Children walk 3KM to remind adults to vote wisely

Children from a rural town in Batangas remind voters to choose the right political candidate who has the children's wellbeing in his/her agenda.


Though they cannot vote yet, children carrying the slogan "Vote for Children" walked three kilometers around town in Batangas to remind voters to wisely choose political candidates on May 9.


Children presented issues on illegal drugs, lack of classroom materials, child labor, early marriage, malnutrition and inefficient disaster preparation through colorful banners that they themselves drew.


A general election in the Philippines is set on May 9 for executive and legislative branches in the national, provincial and local levels.


“We need to improve public attitudes towards children’s issues --- and make sure there is sustained advocacy to make these at the top of the national agenda. We need to unite and work together towards the full achievement of children’s rights,” Kathrine Yee, advocacy manager for World Vision, says.


In the Philippines, the leading child abuses are neglect (34%), sexual abuse (24%), abandonment (17%,), child trafficking (10%), and physical abuse (7%), the Council for the Welfare of Children reports. 


Officers and members of Barangay Children's Association (BCA) also expressed their sentiments and questions to political candidates running for councilor and government representatives from agriculture, social welfare, police, and a village chief. 

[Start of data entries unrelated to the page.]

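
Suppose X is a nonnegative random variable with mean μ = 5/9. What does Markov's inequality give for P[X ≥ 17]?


μ = E[X] = 5/9, a = 17.
Markov: P[X ≥ 17] ≤ μ/a = (5/9)/17 = 5/153.
Numerically: ≈ 0.0327.
(Since a = 17 > μ = 0.5556, the bound 5/153 is < 1 and informative.)

P[X ≥ 17] ≤ 5/153 ≈ 0.0327.


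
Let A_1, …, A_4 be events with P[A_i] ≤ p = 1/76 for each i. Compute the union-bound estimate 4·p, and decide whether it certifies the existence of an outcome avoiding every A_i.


Union bound: P[∪_{i=1}^{4} A_i] ≤ Σ_i P[A_i] ≤ 4·p = 4·(1/76) = 1/19.
Numerically: 1/19 ≈ 0.053.
Is 1/19 < 1? YES.
Since P[∪ A_i] ≤ 1/19 < 1, the complement has P[∩ A_i^c] ≥ 1 − 1/19 = 18/19 > 0, so some outcome avoids every A_i.

4·p = 1/19 ≈ 0.053; existence CERTIFIED by the union bound.


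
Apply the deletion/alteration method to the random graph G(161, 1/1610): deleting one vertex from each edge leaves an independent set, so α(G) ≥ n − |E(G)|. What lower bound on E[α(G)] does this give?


E[|E(G)|] = C(161, 2)·p = 12880 · (1/1610) = 8.
E[α(G)] ≥ n − E[|E(G)|] = 161 − 8 = 153.
Numerically: ≈ 153.000.
(This is only a lower bound; the true E[α(G)] may be larger.)

E[α(G)] ≥ 153 ≈ 153.000.


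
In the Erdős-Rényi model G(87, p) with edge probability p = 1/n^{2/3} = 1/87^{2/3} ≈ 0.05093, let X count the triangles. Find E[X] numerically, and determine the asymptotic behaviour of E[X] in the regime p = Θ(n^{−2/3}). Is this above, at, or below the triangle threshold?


Number of potential triangles: C(87, 3) = 105995.
Each occurs with probability p³ ≈ (0.05093)³ ≈ 1.321178e-04.
By linearity: E[X] = C(87, 3)·p³ ≈ 105995 · 1.321178e-04 ≈ 14.0038.
Since α = 2/3 < 1, p = c/n^{2/3} ≫ 1/n is above the triangle threshold p ~ 1/n. Asymptotically E[X] ~ (c³/6)·n^{3(1−α)} = (1³/6)·n^{1} → ∞; triangles are abundant w.h.p.

E[X] ≈ 14.0038; in regime p = Θ(1/n^{2/3}) E[X] diverges (above the triangle threshold p ~ 1/n).


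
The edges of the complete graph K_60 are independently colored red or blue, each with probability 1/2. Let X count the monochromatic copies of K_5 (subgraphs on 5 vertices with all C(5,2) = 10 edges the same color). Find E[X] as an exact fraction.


Let X = Σ_S X_S over the C(60, 5) = 5461512 subsets S of size 5, where X_S = 1 if the K_5 on S is monochromatic.
For a fixed S, the K_5 on S has C(5, 2) = 10 edges. P[all 10 edges red] = (1/2)^10, and likewise for blue, so P[monochromatic] = 2·(1/2)^10 = 2^{1 − 10} = 1/512.
By linearity of expectation: E[X] = C(60, 5) · 2^{1 − 10} = 5461512 · 1/512 = 682689/64.
Numerically: E[X] ≈ 10667.01562.

E[X] = C(60,5)·2^(1−C(5,2)) = 682689/64 ≈ 10667.01562.


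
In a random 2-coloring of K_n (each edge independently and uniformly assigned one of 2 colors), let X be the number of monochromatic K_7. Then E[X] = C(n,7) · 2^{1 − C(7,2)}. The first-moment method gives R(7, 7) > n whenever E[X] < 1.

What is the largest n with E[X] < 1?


We need C(n, 7) · 2^{1 − 21} < 1, i.e. C(n, 7) < 2^{21 − 1} = 1048576.
Check values of n near the boundary:
  n = 24: C(24, 7) = 346104; 346104 < 1048576? YES
  n = 25: C(25, 7) = 480700; 480700 < 1048576? YES
  n = 26: C(26, 7) = 657800; 657800 < 1048576? YES
  n = 27: C(27, 7) = 888030; 888030 < 1048576? YES
  n = 28: C(28, 7) = 1184040; 1184040 < 1048576? NO
  n = 29: C(29, 7) = 1560780; 1560780 < 1048576? NO
The largest n with C(n, 7) < 1048576 is n = 27 (where E[X] = 444015/524288 ≈ 0.847). Hence R(7, 7) > 27, i.e. R(7, 7) ≥ 28.

Largest n = 27; hence R(7, 7) > 27.


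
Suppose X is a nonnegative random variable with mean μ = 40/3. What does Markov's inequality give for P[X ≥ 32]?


μ = E[X] = 40/3, a = 32.
Markov: P[X ≥ 32] ≤ μ/a = (40/3)/32 = 5/12.
Numerically: ≈ 0.4167.
(Since a = 32 > μ = 13.3333, the bound 5/12 is < 1 and informative.)

P[X ≥ 32] ≤ 5/12 ≈ 0.4167.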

The BCA is a group of children helped formed by World Vision in the communities aimed at honing the leadership skills of children. 


Child leader Zyra says, "Kailangan natin ng mabuting mamumuno sa ating barangay na magpapatupad ng programa para sa aming mga kabataan lalo na sa usaping pangkalusugan. Sabi nga po 'malnutrition needs a solution for a better generation' (We need a good community leader who will implement the different programs especially on issues pertaining to health. It is said that 'malnutrition needs a solution for a better generation')."



Though the children seek solutions from voters and government officials, the BCA also advice other children to become part of the solution. On early marriage, for instance,  a group of children say that many of the youth enter early marriages thinking that it is a way out of poverty and from their parents' strict guidance. 


"Marami po kasing mga kabataan ngayon na mapagalitan lang ng mga magulang nila ay nagagalit na, naglalayas o kaya'y nag-aasawa nang maaga. (There are many youth today who get angry, run away or marry early when they are scolded by their parents.)," Brix, a child leader, says.


Aside from presenting issues affecting children, the BCA also thanked government officials and community members for finding a solution to the problems they brought up last year. They particularly thanked pig owners in their communities for doing proper pig waste management that reduced the foul smell coming from pig pens. 


"I am happy that owners provided a solution to the problem we raised last year," Jay, another child leader, says, adding that this is an example on how children can become part of a solution to problems that affect their communities. 


#VoteForChildren is World Vision’s advocacy campaign aiming to influence the voting public to choose leaders who will commit to making children’s interests a priority. It also urges candidates to include children’s rights and issues in their platforms and meet these goals when they are elected.